And coincidentally those minor improvements are only proposed a second before the election. Probably will never come through. Then you vote and then come another 4 years of tax cuts for the rich and money transfers to israel and the military.
We call this system a democracy, because you see, the power lies in the hands of the people. The power to tick a meaningless box that is.
You can’t take the politics out of politics. Of course the timing is suspect, and on average efforts to make changes like this don’t succeed. But occasionally they do, and now is a good time to start talking about them. Forcing Republicans to take stances on things before November is an excellent idea, because the Republican party itself is in the process of crumbling, and depending on the outcome of the election, there is a chance to pass legislation on various issues that would make life better for the average American.
As you point out, the whole process is totally messed up, politics is so dirty, large corporations and the ultra wealthy are so powerful. But on occasion we do see positive change, so we shouldn’t write it off as impossible or meaningless.
My asshole is bleeding only 22 out of 24 hours. I should be glad they didn’t fuck me more.
election year
Nope.
-
The President isn’t running for reelection
-
The Biden Administration has been going after junk fees, anti consumer practices (e.g. refunds being issued as vouchers instead of cash), and dark patterns for its entire term.
Better law: almost nothing can be a subscription.
Printer ink should not be subscription. You should just be able to buy ink. Shows and movies should not be subscription. You should just be able to pay for what you want. Internet service should not be a subscription. You should just pay for your usage.
There’s an incredibly small number of things that benefit the consumer by being subscription. Subscriptions are to benefit the seller and usually by trying to offer as little product as possible for as much money as possible.
slight disagree on internet, usage based pricing does work for a fair amount of people, but there should also be price tiers for guaranteed speed and latency without having to resort to business plans. For example, if the ISP advertises 1gbps, they should be held to a standard of say 800mbps for at least 3 9’s reliability, and/or ping within some deviation based on your distance to the local hub.
internet should be a free public service, and if we’re going to have a government, they should be running it. the one major disadvantage of that is that they would absolutely spy on you, which the corporations freely let them do anyway, but charge us out the ass for. fuck them.

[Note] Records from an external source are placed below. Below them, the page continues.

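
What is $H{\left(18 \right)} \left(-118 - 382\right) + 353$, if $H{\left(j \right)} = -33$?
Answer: $16853$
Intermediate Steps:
$H{\left(18 \right)} \left(-118 - 382\right) + 353 = - 33 \left(-118 - 382\right) + 353 = \left(-33\right) \left(-500\right) + 353 = 16500 + 353 = 16853$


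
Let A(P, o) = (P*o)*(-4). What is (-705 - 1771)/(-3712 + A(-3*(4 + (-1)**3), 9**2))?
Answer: 619/199 ≈ 3.1106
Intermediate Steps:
A(P, o) = -4*P*o
(-705 - 1771)/(-3712 + A(-3*(4 + (-1)**3), 9**2)) = (-705 - 1771)/(-3712 - 4*(-3*(4 + (-1)**3))*9**2) = -2476/(-3712 - 4*(-3*(4 - 1))*81) = -2476/(-3712 - 4*(-3*3)*81) = -2476/(-3712 - 4*(-9)*81) = -2476/(-3712 + 2916) = -2476/(-796) = -2476*(-1/796) = 619/199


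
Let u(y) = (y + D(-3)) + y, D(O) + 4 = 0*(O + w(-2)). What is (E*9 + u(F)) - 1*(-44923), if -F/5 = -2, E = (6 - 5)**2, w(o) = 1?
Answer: 44948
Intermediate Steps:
E = 1 (E = 1**2 = 1)
F = 10 (F = -5*(-2) = 10)
D(O) = -4 (D(O) = -4 + 0*(O + 1) = -4 + 0*(1 + O) = -4 + 0 = -4)
u(y) = -4 + 2*y (u(y) = (y - 4) + y = (-4 + y) + y = -4 + 2*y)
(E*9 + u(F)) - 1*(-44923) = (1*9 + (-4 + 2*10)) - 1*(-44923) = (9 + (-4 + 20)) + 44923 = (9 + 16) + 44923 = 25 + 44923 = 44948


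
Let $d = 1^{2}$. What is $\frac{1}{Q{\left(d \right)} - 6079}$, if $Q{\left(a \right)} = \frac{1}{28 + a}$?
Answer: $- \frac{29}{176290} \approx -0.0001645$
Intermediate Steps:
$d = 1$
$\frac{1}{Q{\left(d \right)} - 6079} = \frac{1}{\frac{1}{28 + 1} - 6079} = \frac{1}{\frac{1}{29} - 6079} = \frac{1}{- \frac{176290}{29}} = - \frac{29}{176290}$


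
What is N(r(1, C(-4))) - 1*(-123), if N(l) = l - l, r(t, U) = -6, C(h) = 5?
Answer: 123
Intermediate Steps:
N(l) = 0
N(r(1, C(-4))) - 1*(-123) = 0 - 1*(-123) = 0 + 123 = 123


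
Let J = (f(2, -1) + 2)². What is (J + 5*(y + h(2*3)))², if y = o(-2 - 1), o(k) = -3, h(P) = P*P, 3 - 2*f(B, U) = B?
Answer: 469225/16 ≈ 29327.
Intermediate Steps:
f(B, U) = 3/2 - B/2
h(P) = P²
y = -3
J = 25/4 (J = ((3/2 - ½*2) + 2)² = ((3/2 - 1) + 2)² = (½ + 2)² = (5/2)² = 25/4 ≈ 6.2500)
(J + 5*(y + h(2*3)))² = (25/4 + 5*(-3 + (2*3)²))² = (25/4 + 5*(-3 + 6²))² = (25/4 + 5*(-3 + 36))² = (25/4 + 5*33)² = (25/4 + 165)² = (685/4)² = 469225/16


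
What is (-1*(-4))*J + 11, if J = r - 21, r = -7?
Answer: -101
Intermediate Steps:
J = -28 (J = -7 - 21 = -28)
(-1*(-4))*J + 11 = -1*(-4)*(-28) + 11 = 4*(-28) + 11 = -112 + 11 = -101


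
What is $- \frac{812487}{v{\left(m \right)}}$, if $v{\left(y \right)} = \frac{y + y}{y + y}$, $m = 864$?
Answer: $-812487$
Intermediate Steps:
$v{\left(y \right)} = 1$ ($v{\left(y \right)} = \frac{2 y}{2 y} = 2 y \frac{1}{2 y} = 1$)
$- \frac{812487}{v{\left(m \right)}} = - \frac{812487}{1} = \left(-812487\right) 1 = -812487$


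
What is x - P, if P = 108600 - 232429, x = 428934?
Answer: 552763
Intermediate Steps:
P = -123829
x - P = 428934 - 1*(-123829) = 428934 + 123829 = 552763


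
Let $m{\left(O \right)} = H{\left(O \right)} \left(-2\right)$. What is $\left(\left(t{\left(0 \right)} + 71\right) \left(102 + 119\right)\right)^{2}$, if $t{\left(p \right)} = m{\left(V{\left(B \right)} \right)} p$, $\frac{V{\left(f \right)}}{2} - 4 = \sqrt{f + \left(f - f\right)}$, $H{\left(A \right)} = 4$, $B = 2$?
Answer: $246207481$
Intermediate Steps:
$V{\left(f \right)} = 8 + 2 \sqrt{f}$ ($V{\left(f \right)} = 8 + 2 \sqrt{f + \left(f - f\right)} = 8 + 2 \sqrt{f + 0} = 8 + 2 \sqrt{f}$)
$m{\left(O \right)} = -8$ ($m{\left(O \right)} = 4 \left(-2\right) = -8$)
$t{\left(p \right)} = - 8 p$
$\left(\left(t{\left(0 \right)} + 71\right) \left(102 + 119\right)\right)^{2} = \left(\left(\left(-8\right) 0 + 71\right) \left(102 + 119\right)\right)^{2} = \left(\left(0 + 71\right) 221\right)^{2} = \left(71 \cdot 221\right)^{2} = 15691^{2} = 246207481$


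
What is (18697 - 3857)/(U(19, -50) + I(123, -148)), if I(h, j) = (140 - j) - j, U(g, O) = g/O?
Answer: 742000/21781 ≈ 34.066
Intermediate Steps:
I(h, j) = 140 - 2*j
(18697 - 3857)/(U(19, -50) + I(123, -148)) = (18697 - 3857)/(19/(-50) + (140 - 2*(-148))) = 14840/(19*(-1/50) + (140 + 296)) = 14840/(-19/50 + 436) = 14840/(21781/50) = 14840*(50/21781) = 742000/21781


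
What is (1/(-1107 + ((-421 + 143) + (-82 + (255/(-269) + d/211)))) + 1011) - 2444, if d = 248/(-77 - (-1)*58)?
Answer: -2268630114283/1583132614 ≈ -1433.0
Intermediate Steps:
d = -248/19 (d = 248/(-77 - 1*(-58)) = 248/(-77 + 58) = 248/(-19) = 248*(-1/19) = -248/19 ≈ -13.053)
(1/(-1107 + ((-421 + 143) + (-82 + (255/(-269) + d/211)))) + 1011) - 2444 = (1/(-1107 + ((-421 + 143) + (-82 + (255/(-269) - 248/19/211)))) + 1011) - 2444 = (1/(-1107 + (-278 + (-82 + (255*(-1/269) - 248/19*1/211)))) + 1011) - 2444 = (1/(-1107 + (-278 + (-82 + (-255/269 - 248/4009)))) + 1011) - 2444 = (1/(-1107 + (-278 + (-82 - 1089007/1078421))) + 1011) - 2444 = (1/(-1107 + (-278 - 89519529/1078421)) + 1011) - 2444 = (1/(-1107 - 389320567/1078421) + 1011) - 2444 = (1/(-1583132614/1078421) + 1011) - 2444 = (-1078421/1583132614 + 1011) - 2444 = 1600545994333/1583132614 - 2444 = -2268630114283/1583132614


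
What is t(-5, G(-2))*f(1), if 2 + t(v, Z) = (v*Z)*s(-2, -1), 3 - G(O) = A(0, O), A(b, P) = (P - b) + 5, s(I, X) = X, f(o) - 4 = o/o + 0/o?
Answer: -10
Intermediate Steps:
f(o) = 5 (f(o) = 4 + (o/o + 0/o) = 4 + (1 + 0) = 4 + 1 = 5)
A(b, P) = 5 + P - b
G(O) = -2 - O (G(O) = 3 - (5 + O - 1*0) = 3 - (5 + O + 0) = 3 - (5 + O) = 3 + (-5 - O) = -2 - O)
t(v, Z) = -2 - Z*v (t(v, Z) = -2 + (v*Z)*(-1) = -2 + (Z*v)*(-1) = -2 - Z*v)
t(-5, G(-2))*f(1) = (-2 - 1*(-2 - 1*(-2))*(-5))*5 = (-2 - 1*(-2 + 2)*(-5))*5 = (-2 - 1*0*(-5))*5 = (-2 + 0)*5 = -2*5 = -10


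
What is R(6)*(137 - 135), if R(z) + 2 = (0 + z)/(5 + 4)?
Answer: -8/3 ≈ -2.6667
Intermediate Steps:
R(z) = -2 + z/9 (R(z) = -2 + (0 + z)/(5 + 4) = -2 + z/9)
R(6)*(137 - 135) = (-2 + (1/9)*6)*(137 - 135) = (-2 + 2/3)*2 = -4/3*2 = -8/3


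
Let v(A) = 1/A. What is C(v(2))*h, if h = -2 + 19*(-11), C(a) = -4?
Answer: 844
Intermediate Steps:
h = -211 (h = -2 - 209 = -211)
C(v(2))*h = -4*(-211) = 844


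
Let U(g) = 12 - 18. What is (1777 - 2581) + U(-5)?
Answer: -810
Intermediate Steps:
U(g) = -6
(1777 - 2581) + U(-5) = (1777 - 2581) - 6 = -804 - 6 = -810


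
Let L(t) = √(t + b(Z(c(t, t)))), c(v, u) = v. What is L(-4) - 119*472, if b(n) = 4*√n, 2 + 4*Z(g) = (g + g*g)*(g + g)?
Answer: -56168 + √(-4 + 14*I*√2) ≈ -56165.0 + 3.4784*I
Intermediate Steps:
Z(g) = -½ + g*(g + g²)/2 (Z(g) = -½ + ((g + g*g)*(g + g))/4 = -½ + ((g + g²)*(2*g))/4 = -½ + (2*g*(g + g²))/4 = -½ + g*(g + g²)/2)
L(t) = √(t + 4*√(-½ + t²/2 + t³/2))
L(-4) - 119*472 = √(-4 + 2*√2*√(-1 + (-4)² + (-4)³)) - 119*472 = √(-4 + 2*√2*√(-1 + 16 - 64)) - 56168 = √(-4 + 2*√2*√(-49)) - 56168 = √(-4 + 2*√2*(7*I)) - 56168 = √(-4 + 14*I*√2) - 56168 = -56168 + √(-4 + 14*I*√2)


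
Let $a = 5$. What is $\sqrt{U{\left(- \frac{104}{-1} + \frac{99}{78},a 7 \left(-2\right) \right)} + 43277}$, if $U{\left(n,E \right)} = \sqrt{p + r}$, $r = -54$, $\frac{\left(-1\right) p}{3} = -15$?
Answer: $\sqrt{43277 + 3 i} \approx 208.03 + 0.0072 i$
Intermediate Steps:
$p = 45$ ($p = \left(-3\right) \left(-15\right) = 45$)
$U{\left(n,E \right)} = 3 i$ ($U{\left(n,E \right)} = \sqrt{45 - 54} = \sqrt{-9} = 3 i$)
$\sqrt{U{\left(- \frac{104}{-1} + \frac{99}{78},a 7 \left(-2\right) \right)} + 43277} = \sqrt{3 i + 43277} = \sqrt{43277 + 3 i}$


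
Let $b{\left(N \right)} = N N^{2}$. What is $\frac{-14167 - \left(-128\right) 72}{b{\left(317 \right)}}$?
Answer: $- \frac{4951}{31855013} \approx -0.00015542$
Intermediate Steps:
$b{\left(N \right)} = N^{3}$
$\frac{-14167 - \left(-128\right) 72}{b{\left(317 \right)}} = \frac{-14167 - \left(-128\right) 72}{317^{3}} = \frac{-14167 - -9216}{31855013} = \left(-14167 + 9216\right) \frac{1}{31855013} = \left(-4951\right) \frac{1}{31855013} = - \frac{4951}{31855013}$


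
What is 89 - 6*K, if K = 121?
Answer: -637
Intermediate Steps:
89 - 6*K = 89 - 6*121 = 89 - 726 = -637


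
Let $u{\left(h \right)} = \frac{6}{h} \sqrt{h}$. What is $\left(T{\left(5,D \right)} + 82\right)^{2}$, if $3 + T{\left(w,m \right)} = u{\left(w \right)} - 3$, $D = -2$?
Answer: $\frac{28916}{5} + \frac{912 \sqrt{5}}{5} \approx 6191.1$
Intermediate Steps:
$u{\left(h \right)} = \frac{6}{\sqrt{h}}$
$T{\left(w,m \right)} = -6 + \frac{6}{\sqrt{w}}$ ($T{\left(w,m \right)} = -3 - \left(3 - \frac{6}{\sqrt{w}}\right) = -6 + \frac{6}{\sqrt{w}}$)
$\left(T{\left(5,D \right)} + 82\right)^{2} = \left(\left(-6 + \frac{6}{\sqrt{5}}\right) + 82\right)^{2} = \left(\left(-6 + 6 \frac{\sqrt{5}}{5}\right) + 82\right)^{2} = \left(\left(-6 + \frac{6 \sqrt{5}}{5}\right) + 82\right)^{2} = \left(76 + \frac{6 \sqrt{5}}{5}\right)^{2}$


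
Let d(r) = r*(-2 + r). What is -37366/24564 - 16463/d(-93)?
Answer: -122420957/36170490 ≈ -3.3846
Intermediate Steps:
-37366/24564 - 16463/d(-93) = -37366/24564 - 16463*(-1/(93*(-2 - 93))) = -37366*1/24564 - 16463/((-93*(-95))) = -18683/12282 - 16463/8835 = -122420957/36170490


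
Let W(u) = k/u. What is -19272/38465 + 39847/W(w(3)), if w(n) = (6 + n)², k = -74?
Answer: -124151329383/2846410 ≈ -43617.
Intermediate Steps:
W(u) = -74/u
-19272/38465 + 39847/W(w(3)) = -19272/38465 + 39847/((-74/(6 + 3)²)) = -19272*1/38465 + 39847/((-74/(9²))) = -19272/38465 + 39847/((-74/81)) = -19272/38465 + 39847/((-74*1/81)) = -19272/38465 + 39847/(-74/81) = -19272/38465 + 39847*(-81/74) = -19272/38465 - 3227607/74 = -124151329383/2846410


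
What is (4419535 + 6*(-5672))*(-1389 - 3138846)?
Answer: -13771510013205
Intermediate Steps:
(4419535 + 6*(-5672))*(-1389 - 3138846) = (4419535 - 34032)*(-3140235) = 4385503*(-3140235) = -13771510013205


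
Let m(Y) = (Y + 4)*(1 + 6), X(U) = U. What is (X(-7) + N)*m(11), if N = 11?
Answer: 420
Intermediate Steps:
m(Y) = 28 + 7*Y (m(Y) = (4 + Y)*7 = 28 + 7*Y)
(X(-7) + N)*m(11) = (-7 + 11)*(28 + 7*11) = 4*(28 + 77) = 4*105 = 420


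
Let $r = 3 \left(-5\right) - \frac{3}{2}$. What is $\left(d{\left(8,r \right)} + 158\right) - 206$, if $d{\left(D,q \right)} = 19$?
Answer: $-29$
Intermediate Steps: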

and if you want to keep the corpos (why?) it’s not even about speed: the only costs of internet access are initial infra, backbone licensing, and maintenance. none of those are super use dependent; the parts are not mechanical, and do not wear much faster with increased throughput.
Shows and movies should not be subscription
In addition to the other complaint about internet services, which I agree with. This also makes little sense. Cable was essentially a subscription service to media. Media should not be locked to a service, it should be freely available to buy yourself or stream providers to license for their services and compete for price. There shouldn’t be media silos where content producers also act as sole distributors.
Proposed but like… that means pretty much nothing right?
Stop muddling fucking unrelated laws together in the same bill!!! This is why good shit doesn’t get passed.
These aren’t actually bills. The press release in question is documenting Rules that the mentioned agencies are proposing adding to the CFR, which is controlled by the executive branch (although Congress does have some oversight/ability to veto that has grown recently due to Conservatives wanting to curtail the ability of a Democratic executive to improve people’s lives without negotiating through a Republican controlled filibuster) and separate from the US that is the set of laws controlled by the legislative branch. And these are separate rules within the CFR, probably not related to each other at all except for both being mentioned in the same press release.